Throughout this blog there has been a common theme, the disregard and disdain with which Ambulance Victoria treats its staff.
With the enterprise bargaining period now terminated paramedics can no longer speak out, for fear of being hunted and subject to disciplinary action.
Well as a wife I am not subject to your polices and procedures of fear, so I will be speaking out in the vague hope that someone will listen.
With the recent acknowledgement by the coroner that paramedics kill themselves at least four times greater than the general public, and that more paramedics may have problems with psychological injuries and addiction AV has sought to introduce a drug policy.
Does this policy seek to address the welfare of the paramedics serving in the organisation, nope. Its all about image, so that the management can say how tough they are on drugs.
While I will have more to say in coming weeks, let me give you an example of thee care provided around the issue of drugs.
What happens when a paramedic is accused of drug abuse is they are met at their branch by their Group Manager and stood down. This means they are isolated from branch their access cards are removed and even their email access is revoked.
A urine test is then demanded and if the paramedic has any concerns they are simply bullied and threatened.
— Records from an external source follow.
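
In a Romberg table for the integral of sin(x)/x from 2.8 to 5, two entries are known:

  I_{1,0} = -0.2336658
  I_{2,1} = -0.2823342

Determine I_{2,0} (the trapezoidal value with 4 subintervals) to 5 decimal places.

From I_{2,1} = (4·I_{2,0} − I_{1,0})/3, solve for I_{2,0}:
4·I_{2,0} = 3·(-0.2823342) + (-0.2336658) = -1.0806684
I_{2,0} = -0.2701671

-0.27017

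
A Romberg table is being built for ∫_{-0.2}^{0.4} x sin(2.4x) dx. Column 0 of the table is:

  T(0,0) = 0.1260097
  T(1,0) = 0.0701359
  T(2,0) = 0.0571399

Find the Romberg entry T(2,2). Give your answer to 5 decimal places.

0.05289

Richardson extrapolation on the trapezoidal column (denominator 4−1=3):
T(1,1) = 0.0701359 + (0.0701359 − 0.1260097)/3 = 0.0515113
T(2,1) = 0.0571399 + (0.0571399 − 0.0701359)/3 = 0.0528079
T(2,2) = (16·0.0528079 − 0.0515113) / 15 = 0.0528943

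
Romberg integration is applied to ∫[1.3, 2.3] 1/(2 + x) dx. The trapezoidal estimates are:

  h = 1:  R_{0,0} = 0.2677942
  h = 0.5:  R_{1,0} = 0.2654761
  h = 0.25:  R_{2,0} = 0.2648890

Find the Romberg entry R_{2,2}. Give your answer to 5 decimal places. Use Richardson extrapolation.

0.26469

Richardson extrapolation on the trapezoidal column (denominator 4−1=3):
R_{1,1} = 0.2654761 + (0.2654761 − 0.2677942)/3 = 0.2647034
R_{2,1} = (4·0.2648890 − 0.2654761) / 3 = 0.2646933
R_{2,2} = 0.2646933 + (0.2646933 − 0.2647034)/15 = 0.2646926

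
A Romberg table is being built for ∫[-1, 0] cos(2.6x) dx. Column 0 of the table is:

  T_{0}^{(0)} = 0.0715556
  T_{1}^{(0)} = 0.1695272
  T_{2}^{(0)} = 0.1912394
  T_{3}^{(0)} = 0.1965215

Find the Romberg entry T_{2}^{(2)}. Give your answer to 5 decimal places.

T_{1}^{(1)} = 0.1695272 + (0.1695272 − 0.0715556)/3 = 0.2021844
T_{2}^{(1)} = (4·0.1912394 − 0.1695272) / 3 = 0.1984768
T_{2}^{(2)} = (16·0.1984768 − 0.2021844) / 15 = 0.1982296

0.19823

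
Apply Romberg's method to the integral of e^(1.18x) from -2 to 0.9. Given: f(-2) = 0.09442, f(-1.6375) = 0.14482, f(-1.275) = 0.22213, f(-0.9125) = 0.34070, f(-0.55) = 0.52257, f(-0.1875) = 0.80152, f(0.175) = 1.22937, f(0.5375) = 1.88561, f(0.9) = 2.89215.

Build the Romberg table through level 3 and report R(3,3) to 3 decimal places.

R(0,0) (trapezoid, 1 panel, h=2.9000): 4.33053
R(1,0) (trapezoid, 2 panels, h=1.4500): 2.92299
R(2,0) (trapezoid, 4 panels, h=0.7250): 2.51383
R(3,0) (trapezoid, 8 panels, h=0.3625): 2.40700
R(1,1) = 2.92299 + (2.92299 − 4.33053)/3 = 2.45381
R(2,1) = 2.51383 + (2.51383 − 2.92299)/3 = 2.37744
R(3,1) = 2.40700 + (2.40700 − 2.51383)/3 = 2.37139
R(2,2) = 2.37744 + (2.37744 − 2.45381)/15 = 2.37235
R(3,2) = 2.37139 + (2.37139 − 2.37744)/15 = 2.37099
R(3,3) = 2.37099 + (2.37099 − 2.37235)/63 = 2.37097

2.371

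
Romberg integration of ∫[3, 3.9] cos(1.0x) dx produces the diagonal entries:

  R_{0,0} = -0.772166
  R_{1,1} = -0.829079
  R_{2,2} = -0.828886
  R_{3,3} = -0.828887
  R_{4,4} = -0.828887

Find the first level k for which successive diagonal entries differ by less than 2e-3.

k = 2

|R_{1,1} − R_{0,0}| = 0.056913 ≥ 2e-3
|R_{2,2} − R_{1,1}| = 0.000193 < 2e-3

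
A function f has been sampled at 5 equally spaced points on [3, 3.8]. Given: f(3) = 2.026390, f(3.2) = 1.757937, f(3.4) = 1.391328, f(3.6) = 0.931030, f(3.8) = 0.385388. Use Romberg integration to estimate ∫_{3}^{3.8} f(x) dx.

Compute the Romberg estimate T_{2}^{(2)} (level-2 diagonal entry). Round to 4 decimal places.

1.0633

T_{0}^{(0)} (trapezoid, 1 panel, h=0.8000): 0.964711
T_{1}^{(0)} (trapezoid, 2 panels, h=0.4000): 1.038887
T_{2}^{(0)} (trapezoid, 4 panels, h=0.2000): 1.057237
T_{1}^{(1)} = 1.038887 + (1.038887 − 0.964711)/3 = 1.063612
T_{2}^{(1)} = 1.057237 + (1.057237 − 1.038887)/3 = 1.063354
T_{2}^{(2)} = 1.063354 + (1.063354 − 1.063612)/15 = 1.063337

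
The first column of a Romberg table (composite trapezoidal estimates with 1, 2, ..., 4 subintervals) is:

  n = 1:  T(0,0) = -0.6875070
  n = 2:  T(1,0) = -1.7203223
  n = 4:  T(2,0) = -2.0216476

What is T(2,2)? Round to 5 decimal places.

-2.12592

Richardson extrapolation on the trapezoidal column (denominator 4−1=3):
T(1,1) = -1.7203223 + (-1.7203223 − (-0.6875070))/3 = -2.0645941
T(2,1) = (4·(-2.0216476) − (-1.7203223)) / 3 = -2.1220894
T(2,2) = (16·(-2.1220894) − (-2.0645941)) / 15 = -2.1259224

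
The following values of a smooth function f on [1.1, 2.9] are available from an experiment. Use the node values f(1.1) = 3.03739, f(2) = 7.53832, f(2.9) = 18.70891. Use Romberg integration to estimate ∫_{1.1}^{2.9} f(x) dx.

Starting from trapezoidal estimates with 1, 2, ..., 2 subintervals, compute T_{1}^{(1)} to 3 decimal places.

T_{0}^{(0)} (trapezoid, 1 panel, h=1.8000): 19.57167
T_{1}^{(0)} (trapezoid, 2 panels, h=0.9000): 16.57032
T_{1}^{(1)} = 16.57032 + (16.57032 − 19.57167)/3 = 15.56987

15.570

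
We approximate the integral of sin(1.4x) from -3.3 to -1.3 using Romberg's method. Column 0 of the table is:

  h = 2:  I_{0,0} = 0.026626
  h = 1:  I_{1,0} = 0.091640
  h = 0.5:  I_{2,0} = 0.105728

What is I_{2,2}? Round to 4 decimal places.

I_{1,1} = (4·0.091640 − 0.026626) / 3 = 0.113311
I_{2,1} = 0.105728 + (0.105728 − 0.091640)/3 = 0.110424
I_{2,2} = 0.110424 + (0.110424 − 0.113311)/15 = 0.110232

0.1102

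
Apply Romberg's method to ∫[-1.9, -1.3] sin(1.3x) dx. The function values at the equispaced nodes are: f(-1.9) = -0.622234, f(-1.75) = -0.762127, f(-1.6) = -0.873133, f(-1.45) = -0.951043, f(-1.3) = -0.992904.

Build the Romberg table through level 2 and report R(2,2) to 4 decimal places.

R(0,0) (trapezoid, 1 panel, h=0.6000): -0.484541
R(1,0) (trapezoid, 2 panels, h=0.3000): -0.504211
R(2,0) (trapezoid, 4 panels, h=0.1500): -0.509081
R(1,1) = -0.504211 + (-0.504211 − (-0.484541))/3 = -0.510768
R(2,1) = -0.509081 + (-0.509081 − (-0.504211))/3 = -0.510704
R(2,2) = -0.510704 + (-0.510704 − (-0.510768))/15 = -0.510700

-0.5107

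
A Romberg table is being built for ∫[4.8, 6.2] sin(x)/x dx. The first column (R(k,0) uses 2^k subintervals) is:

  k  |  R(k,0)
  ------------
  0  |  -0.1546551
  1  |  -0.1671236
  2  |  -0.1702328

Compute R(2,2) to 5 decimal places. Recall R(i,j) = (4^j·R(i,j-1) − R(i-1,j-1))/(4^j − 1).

-0.17127

Richardson extrapolation on the trapezoidal column (denominator 4−1=3):
R(1,1) = -0.1671236 + (-0.1671236 − (-0.1546551))/3 = -0.1712798
R(2,1) = -0.1702328 + (-0.1702328 − (-0.1671236))/3 = -0.1712692
R(2,2) = -0.1712692 + (-0.1712692 − (-0.1712798))/15 = -0.1712685
(Column j=1 coincides with Simpson's rule on the same nodes.)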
They are not told how they came to be suspect, they are refused any information as to any accusations that may have been made against them, they are simply made to pee in a cup and told to go home and not come back until they are contacted.
They effectively have no rights, certainly less than most accused in the judicial system who are at least allowed to know the nature of the accusations against them. Otherwise how are they supposed to defend themselves. Lawyers call this natural justice, apparently paramedics are not entitled to this.
Recently a paramedic was stood down, a drug test demanded. The paramedic complied simply as they believed it was the fastest way of sorting this out.
When the drug test came back clear, the paramedic told the Group Manager exactly what they thought of the procedure as it stood.
The Group Manager was so incensed at being told this that AV’s peer support was involved to soothe their hurt feelings.
Strangely, peer support (the AV counselling/mental health service) had not been been involved to this point. They had not been involved while a paramedic was accused, they had not been involved while a paramedic was systematically isolated by the management. They were not called when this paramedic was isolated at home not knowing whether their long career was over, or the police may be knocking on the door.
They were only involved to assuage a manager’s hurty feelings.
I guess that tells you where AV’s priority lies.
I think it is a very good thing that this paramedic was clearly not someone at the edge resorting to drugs to ease the pain or the outcome may have been very different. Not that that is apparently an issue as far as AV is concerned.